La décision malencontreuse du gouvernement de désarmer la milice Dana Amassagou, suite au drame d’Ogossagou, et la réalité actuelle sur le terrain en est une illustration parfaite. Malgré une décision prise en conseil des ministres pour sa dissolution, la branche armée de cette organisation est toujours dynamique. À l’heure actuelle, l’État n’a pas le choix, car en décidant de s’attaquer à Dana Amassagou, cette association peut aussi évoquer la légitime défense. Un argument qui plaidera en sa faveur si l’on sait que l’armée n’est pas présente sur toute l’étendue du territoire et les populations sont laissées à la merci des groupes terroristes. C’est d’ailleurs, à juste raison, que la milice d’auto-défense a toujours conditionné son désarmement au retour de l’armée, ce qui reste toujours une équation difficile.

Le redéploiement de l’administration sur toute l’étendue du territoire national est également une recommandation qui doit être mise en œuvre dans le court terme. Ce redéploiement est bien évidemment conditionné à l’organisation des élections législatives, d’ici le 2 mai 2020, mais aussi et surtout sa sécurisation par l’armée.

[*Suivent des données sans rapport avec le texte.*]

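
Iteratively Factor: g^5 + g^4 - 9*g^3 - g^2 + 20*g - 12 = (g + 2)*(g^4 - g^3 - 7*g^2 + 13*g - 6) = (g - 1)*(g + 2)*(g^3 - 7*g + 6) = (g - 1)*(g + 2)*(g + 3)*(g^2 - 3*g + 2) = (g - 1)^2*(g + 2)*(g + 3)*(g - 2)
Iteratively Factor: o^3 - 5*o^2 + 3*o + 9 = (o + 1)*(o^2 - 6*o + 9) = (o - 3)*(o + 1)*(o - 3)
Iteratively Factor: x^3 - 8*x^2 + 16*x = (x - 4)*(x^2 - 4*x) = (x - 4)^2*(x)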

Les administrateurs sont des civils et beaucoup d’entre eux ont déjà été victimes des violences des groupes armés. Aussi, des enseignants et beaucoup d’autres fonctionnaires de l’État ont fait les frais de ces psychopathes qui sévissent dans les parties Nord et Centre de notre pays. Il n’est pas évident que ces civiles accepteront d’aller se jeter dans la gueule du loup alors que l’État peine à assurer la sécurité des personnes et de leurs biens.

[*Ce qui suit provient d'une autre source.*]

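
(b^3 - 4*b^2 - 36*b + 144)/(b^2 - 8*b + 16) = (b^2 - 36)/(b - 4)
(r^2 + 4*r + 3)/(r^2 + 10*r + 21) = (r + 1)/(r + 7)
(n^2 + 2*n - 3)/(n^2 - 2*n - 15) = (n - 1)/(n - 5)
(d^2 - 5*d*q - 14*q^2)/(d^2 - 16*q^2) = (d^2 - 5*d*q - 14*q^2)/(d^2 - 16*q^2)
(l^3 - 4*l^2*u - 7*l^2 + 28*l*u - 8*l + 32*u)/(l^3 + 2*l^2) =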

Le DNI recommande de redéployer les unités de l’armée républicaine reconstituée sur l’ensemble du territoire national après le désarmement de tous les mouvements, milices et groupes d’autodéfense. Aussi, les participants ont-ils préconisé de renforcer la sécurité des personnes et de leurs biens et de redéployer l’armée avant le 20 janvier prochain à Kidal.

À ce niveau également, des blocages persistent, depuis la signature de l’Accord d’Alger. Par exemple, pour le cas de Kidal, l’Accord précise que les forces de défense ne pourront être déployées qu’une fois reconstituées. Une recommandation dont la mise en œuvre risque de ne pas respecter le délai indiqué, car nous sommes à quelque jour de la date butoir du 20 janvier 2020.

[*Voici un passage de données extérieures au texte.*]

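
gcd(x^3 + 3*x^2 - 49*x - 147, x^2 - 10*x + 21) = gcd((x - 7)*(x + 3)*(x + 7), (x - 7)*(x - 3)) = x - 7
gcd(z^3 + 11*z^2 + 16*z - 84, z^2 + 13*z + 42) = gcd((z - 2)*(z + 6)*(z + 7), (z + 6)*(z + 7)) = z^2 + 13*z + 42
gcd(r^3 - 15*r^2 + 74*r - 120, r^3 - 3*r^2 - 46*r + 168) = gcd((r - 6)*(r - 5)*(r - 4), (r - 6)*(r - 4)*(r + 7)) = r^2 - 10*r + 24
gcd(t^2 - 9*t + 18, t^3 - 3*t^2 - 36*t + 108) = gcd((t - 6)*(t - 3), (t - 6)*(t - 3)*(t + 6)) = t^2 - 9*t + 18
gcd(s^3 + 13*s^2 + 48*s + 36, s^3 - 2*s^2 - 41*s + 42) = s + 6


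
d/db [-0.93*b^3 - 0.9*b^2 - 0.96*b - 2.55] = -2.79*b^2 - 1.8*b - 0.96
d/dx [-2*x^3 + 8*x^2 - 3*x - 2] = -6*x^2 + 16*x - 3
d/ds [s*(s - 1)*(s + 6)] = 3*s^2 + 10*s - 6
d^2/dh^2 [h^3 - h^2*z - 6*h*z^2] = 6*h - 2*z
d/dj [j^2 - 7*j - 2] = 2*j - 7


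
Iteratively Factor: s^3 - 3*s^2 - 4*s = (s)*(s^2 - 3*s - 4) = s*(s + 1)*(s - 4)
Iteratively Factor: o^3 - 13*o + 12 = (o + 4)*(o^2 - 4*o + 3) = (o - 1)*(o + 4)*(o - 3)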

Une autre mesure urgente concerne le retour des réfugiés et leur réinsertion. Le retour au bercail des réfugiés est naturellement conditionné au redéploiement de l’armée sur toute l’étendue du territoire et au retour de l’administration.

En tout cas, à l’analyse de la situation sur le terrain, le constat qui se dégage est que les mesures urgentes à mettre en œuvre sont déjà hypothéquées. Il reste à voir si le miracle se produira pour le président de la République qui s’est engagé à appliquer les recommandations issues du Dialogue national inclusif.